Мысль о типичности Онегина, неспособного в силу объективных причин и реальных жизненных обстоятельств найти применение своим незаурядным дарованиям, была глубоко обоснована в статьях Белинского (1843–1846), идеи которого во многом предопределили истолкование характера Онегина вплоть до наших дней. Точка зрения Белинского была отвергнута и грубо осмеяна Писаревым (в статье «Пушкин и Белинский», 1865), давшим уничтожающую оценку не только характера Онегина, но и романа в целом. Примитивно-утилитаристская позиция Писарева оказала, тем не менее, весьма сильное и длительное воздействие на читателя.

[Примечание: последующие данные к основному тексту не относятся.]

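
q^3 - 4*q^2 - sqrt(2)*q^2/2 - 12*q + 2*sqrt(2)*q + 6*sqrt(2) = (q - 6)*(q + 2)*(q - sqrt(2)/2)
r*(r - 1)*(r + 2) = r^3 + r^2 - 2*r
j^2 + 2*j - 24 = (j - 4)*(j + 6)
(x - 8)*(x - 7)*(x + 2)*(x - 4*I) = x^4 - 13*x^3 - 4*I*x^3 + 26*x^2 + 52*I*x^2 + 112*x - 104*I*x - 448*I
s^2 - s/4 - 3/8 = (s - 3/4)*(s + 1/2)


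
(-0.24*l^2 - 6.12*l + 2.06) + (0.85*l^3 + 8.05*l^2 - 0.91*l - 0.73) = 0.85*l^3 + 7.81*l^2 - 7.03*l + 1.33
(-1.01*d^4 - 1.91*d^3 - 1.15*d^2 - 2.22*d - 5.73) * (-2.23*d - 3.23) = 2.2523*d^5 + 7.5216*d^4 + 8.7338*d^3 + 8.6651*d^2 + 19.9485*d + 18.5079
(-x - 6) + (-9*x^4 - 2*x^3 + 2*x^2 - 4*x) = -9*x^4 - 2*x^3 + 2*x^2 - 5*x - 6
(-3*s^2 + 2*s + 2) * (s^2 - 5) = -3*s^4 + 2*s^3 + 17*s^2 - 10*s - 10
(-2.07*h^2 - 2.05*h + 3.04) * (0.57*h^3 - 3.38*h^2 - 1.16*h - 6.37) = -1.1799*h^5 + 5.8281*h^4 + 11.063*h^3 + 5.2887*h^2 + 9.5321*h - 19.3648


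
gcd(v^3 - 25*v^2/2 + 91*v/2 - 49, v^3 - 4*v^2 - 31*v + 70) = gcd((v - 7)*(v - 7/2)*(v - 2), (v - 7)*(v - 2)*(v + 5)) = v^2 - 9*v + 14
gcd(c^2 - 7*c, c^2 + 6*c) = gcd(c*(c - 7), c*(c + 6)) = c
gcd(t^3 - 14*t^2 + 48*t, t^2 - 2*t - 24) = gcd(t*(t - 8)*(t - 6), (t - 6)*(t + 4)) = t - 6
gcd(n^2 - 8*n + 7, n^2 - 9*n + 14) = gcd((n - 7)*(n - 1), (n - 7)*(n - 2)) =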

Лишь во время пушкинских торжеств 1880 г. в Москве в знаменитой речи Достоевского репутация романа как художественного шедевра и произведения общественно актуального была восстановлена. Тем не менее оценка Онегина осталась по-прежнему резко отрицательной. В глазах Достоевского Онегин – тип бездомного скитальца, оторванного от национальной почвы, всецело ориентированного на западную идеологию и культуру, предшественник современных писателю социалистов и революционеров. Отзвук этих суждений Достоевского ясно слышится и в эссе Мережковского «Пушкин» (1896). Указав, что в романе нашла выражение пушкинская тема – противоположность культурного и первобытного человека, Мережковский замечает, что Онегин «вышел целиком из ложной, посредственной и буржуазной культуры». В противоположность Татьяне, он – «чужой, нерусский, туманный призрак, рожденный веяниями западной жизни» (Пушкин в русской философской критике. М., 1990. С. 119). На неорганичность усвоения западной культуры русским дворянством пушкинской поры указал Ключевский в статье «Евгений Онегин и его предки» (1887). И потому Онегин для него «не столько тип, сколько гримаса, не столько характер, сколько поза, и притом чрезвычайно неловкая и фальшивая…». Не отказывая Онегину в типичности, ученый называет его «типическим исключением» (Ключевский В. О. Сочинения: В 9 т. М., 1990. Т. 9. С. 88–89). Начиная с 1890-х гг. – времени официального признания Пушкина – «Евгений Онегин» и его главный герой все больше становятся предметом школьного изучения и академического исследования. Соответственно, крайности критической полемики оттесняются на второй план, а на первый выходит стремление уяснить сложность авторской позиции и своеобразие художественного построения романа, без чего истолкование его центрального персонажа попросту невозможно.